Forty-eight straight hours of hacking starts Friday evening.
This weekend, the engineering quad will welcome over a thousand hackers for the eighth PennApps, a collaborative computer programming event that first took place on campus in fall 2009. Top teams will take home prizes totaling $30,000 in value.
Out of the 2,500 students who applied for the competition this year, 1,300 were accepted. The committee that organized PennApps expects a total turnout of 1,200 students. The committee has 10 executive board members and about 50 members in Logistics, Sponsors, Outreach and Marketing.
“Our event is unique because we issue reimbursement of transportation to everyone who comes, so we cannot take everyone who wants to come,” said Engineering junior Brynn Claypoole , director of the event. The selection process was based on each applicant’s GitHub profile, LinkedIn profile, past project description and hackathon experience.
Penn students will take between one-third and one-fourth of the seats — a decrease from the last event, which saw 550 Penn students.
“We took a lot of outside people this time. We changed the marketing for the event,” Claypoole said. “Last time we marketed towards everyone,” she said. “This time we are marketing more towards people who know how to program.”
The organizers hope that even experienced student programmers learn more about making apps at this year’s PennApps.
“This event is for the best of the best coming from all over the country,” Claypoole added.
She hopes that another event, targeted at beginners, will happen later this semester. “I am actually trying to plan a separate event that will be about teaching you how to code over a weekend, ” Claypoole said.
Who are the hackers?
Hackers will travel to Penn from Singapore, England, Canada, Switzerland, Germany, Croatia and Portugal. There will also be “a full bus of people” from Toronto and Waterloo. Girls will constitute approximately 10 percent of the attendees, based on average female attendance at collegiate hackathons. There will also be around 40 high schoolers, a big increase from previous events. Approximately 15 percent of attendees will be masters or Ph.D. students.
PennApps has 38 sponsors this year, including Venmo, Dropbox, Facebook, Google and Goldman Sachs.
“We cold-emailed hundreds of companies this time. Usually we email recruiters or University relations specialists for companies that are related to tech,” Claypoole said.
“After the event, we will see what the actual cost is, especially the transportation. Half of our budget is for transportation,” she said. She estimated that the whole event will cost $200,000.
Although Penn does not fund the hackathon, the School of Engineering and Applied Sciences provides resources and access to administrators to ensure a successful event. The school also provides furniture, including 300 to 400 tables.
Shelter and sustenance
Hackers will be able to take rests in basement hallways, using the 80 air mattresses bought by the organizing committee.

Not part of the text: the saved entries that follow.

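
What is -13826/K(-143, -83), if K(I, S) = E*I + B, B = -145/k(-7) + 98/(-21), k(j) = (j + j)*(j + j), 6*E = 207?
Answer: 8129688/2904077 ≈ 2.7994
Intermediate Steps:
E = 69/2 (E = (⅙)*207 = 69/2 ≈ 34.500)
k(j) = 4*j² (k(j) = (2*j)*(2*j) = 4*j²)
B = -3179/588 (B = -145/(4*(-7)²) + 98/(-21) = -145/(4*49) + 98*(-1/21) = -145/196 - 14/3 = -3179/588 ≈ -5.4065)
K(I, S) = -3179/588 + 69*I/2 (K(I, S) = 69*I/2 - 3179/588 = -3179/588 + 69*I/2)
-13826/K(-143, -83) = -13826/(-3179/588 + (69/2)*(-143)) = -13826/(-3179/588 - 9867/2) = -13826/(-2904077/588) = -13826*(-588/2904077) = 8129688/2904077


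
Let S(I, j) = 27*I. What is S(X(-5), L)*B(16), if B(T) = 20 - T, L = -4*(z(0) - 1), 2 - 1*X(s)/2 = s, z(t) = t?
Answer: 1512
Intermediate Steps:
X(s) = 4 - 2*s
L = 4 (L = -4*(0 - 1) = -4*(-1) = 4)
S(X(-5), L)*B(16) = (27*(4 - 2*(-5)))*(20 - 1*16) = (27*(4 + 10))*(20 - 16) = (27*14)*4 = 378*4 = 1512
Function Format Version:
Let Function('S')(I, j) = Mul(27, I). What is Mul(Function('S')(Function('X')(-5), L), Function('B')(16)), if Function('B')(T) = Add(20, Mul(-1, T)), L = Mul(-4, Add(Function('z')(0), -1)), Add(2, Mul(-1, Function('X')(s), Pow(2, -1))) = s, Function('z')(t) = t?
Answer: 1512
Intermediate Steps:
Function('X')(s) = Add(4, Mul(-2, s))
L = 4 (L = Mul(-4, Add(0, -1)) = Mul(-4, -1) = 4)
Mul(Function('S')(Function('X')(-5), L), Function('B')(16)) = Mul(Mul(27, Add(4, Mul(-2, -5))), Add(20, Mul(-1, 16))) = Mul(Mul(27, Add(4, 10)), Add(20, -16)) = Mul(Mul(27, 14), 4) = Mul(378, 4) = 1512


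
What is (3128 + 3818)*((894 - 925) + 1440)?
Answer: 9786914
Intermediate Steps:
(3128 + 3818)*((894 - 925) + 1440) = 6946*(-31 + 1440) = 6946*1409 = 9786914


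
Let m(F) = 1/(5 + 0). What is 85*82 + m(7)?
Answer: 34851/5 ≈ 6970.2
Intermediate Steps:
m(F) = 1/5
85*82 + m(7) = 85*82 + 1/5 = 6970 + 1/5 = 34851/5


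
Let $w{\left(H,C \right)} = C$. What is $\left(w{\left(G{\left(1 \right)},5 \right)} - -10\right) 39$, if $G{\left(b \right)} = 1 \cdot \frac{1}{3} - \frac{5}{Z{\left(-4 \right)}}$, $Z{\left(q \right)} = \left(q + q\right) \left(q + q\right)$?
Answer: $585$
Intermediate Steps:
$Z{\left(q \right)} = 4 q^{2}$ ($Z{\left(q \right)} = 2 q 2 q = 4 q^{2}$)
$G{\left(b \right)} = \frac{49}{192}$ ($G{\left(b \right)} = 1 \cdot \frac{1}{3} - \frac{5}{4 \left(-4\right)^{2}} = 1 \cdot \frac{1}{3} - \frac{5}{4 \cdot 16} = \frac{1}{3} - \frac{5}{64} = \frac{49}{192}$)
$\left(w{\left(G{\left(1 \right)},5 \right)} - -10\right) 39 = \left(5 - -10\right) 39 = \left(5 + \left(-10 + 20\right)\right) 39 = \left(5 + 10\right) 39 = 15 \cdot 39 = 585$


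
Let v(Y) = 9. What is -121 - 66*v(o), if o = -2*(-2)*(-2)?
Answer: -715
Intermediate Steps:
o = -8 (o = 4*(-2) = -8)
-121 - 66*v(o) = -121 - 66*9 = -121 - 594 = -715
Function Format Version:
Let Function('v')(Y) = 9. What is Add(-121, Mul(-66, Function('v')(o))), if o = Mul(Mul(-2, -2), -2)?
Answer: -715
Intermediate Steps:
o = -8 (o = Mul(4, -2) = -8)
Add(-121, Mul(-66, Function('v')(o))) = Add(-121, Mul(-66, 9)) = Add(-121, -594) = -715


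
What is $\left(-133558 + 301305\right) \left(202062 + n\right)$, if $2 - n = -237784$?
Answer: $73783182456$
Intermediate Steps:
$n = 237786$ ($n = 2 - -237784 = 2 + 237784 = 237786$)
$\left(-133558 + 301305\right) \left(202062 + n\right) = \left(-133558 + 301305\right) \left(202062 + 237786\right) = 167747 \cdot 439848 = 73783182456$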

Caters include Desi Chaat House, Au Bon Pain, Boston Market and Insomnia Cookies. “It’s my strong belief that we want to give people a variety [of food] to keep them happy,” Claypoole said.
This year, PennHacks, a hardware hackathon, will take place at the same time as the PennApps competition. PennHacks will occur in two labs in the Engineering quad where the necessary equipment is available.
Correction: This article was updated to show that admission to PennApps is decided based on a number of factors including past projects, not the person's project idea for PennApps, as was stated in a previous version of the article. Additionally, previous versions of this article's headline stated that PennApps costs $200,000. The headline was updated to show that this is an approximate number. The article also stated that a quarter of PennApps attendees are Penn students. The article has been updated to show that in fact one quarter to one third of attendees are Penn Students. The previous version of this article also said that teams of hackers are coming from Mexico to PennApps this year. The article was updated to show that this is not correct.